4) REBALANCE THE ECONOMIC WHEELS
Two totally different candidates — a billionaire real estate developer who plays the tax code like a fiddle and a socialist keen on remaking America into Norway — successfully channeled the frustration and rage of Americans left behind economically in the new century. Michael Spence, a Nobel Prize winner in economics, summed up the sentiment succinctly: “When countries go down the path of non-inclusive growth patterns, it usually results in disrespect for expertise, disillusionment with the political system and shared cultural values, and even greater social fragmentation and polarization.” Much to Bernie Sanders’s dismay, Robin Hood will not be the nation’s next treasury secretary, polarization isn’t going away soon, and lost industrial jobs are not returning. But if there are two areas that both liberal and conservative economists agree on, it’s on the quickest ways to ramp up the economy: Invest heavily in infrastructure and spur entrepreneurship by reducing occupational licensing and other regulatory barriers. These are achievable, early first-term goals.

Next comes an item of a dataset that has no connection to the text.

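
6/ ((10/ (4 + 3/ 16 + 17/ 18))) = 739/ 240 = 3.08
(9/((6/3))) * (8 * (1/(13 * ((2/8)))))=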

5) REBUILD TRUST IN THE LAW
“The government cannot make us get along,” said Tim Scott (R-SC), the Senate’s lone black member, when he took to the Senate floor after this summer’s deadly violence between police and blacks in Baton Rouge, St. Paul, and Dallas. Scott is correct, but what the next president can do is to temper the flames instead of feeding them with incendiary narratives. America needs data, not emotional arguments, to factually determine how many officers are using excessive force, and whether they apply such force more often to blacks than whites. The FBI say only 3% of America’s 18,000 police departments report use of force data to the public. “Comprehensive, reliable, and timely data is the lynchpin of efforts to rebuild trust between citizens and police,” says Eric Liu, executive director of Bayes Impact, a nonprofit that encourages the use of data to address pressing public interest problems.
6) REINVENT TRANSPARENCY
President Obama has given hundreds of interviews in his eight years in office, but the majority have been one-on-ones with friendly journalists, who gave him free rein to pontificate. Presidents from Woodrow Wilson to Harry Truman routinely met once or twice a week with White House reporters, off the record. The format enabled the president to speak openly, yet allowed the press the opportunity to probe and to build a relationship with the chief executive. The biggest media squawk in Campaign 2016 was that access to the candidates was tightly controlled and often denied. Campaign managers said they had no choice, given the proliferation of media. Can the clock be rolled back, considering we live in an age in which politicians can go over the talking heads directly to the American people via social media? It’s worth a try. Social media mainly parrots what’s being reported. Give a beefed-up White House press corps more access and real-time information, and they might content themselves with reporting more fact and less fantasy.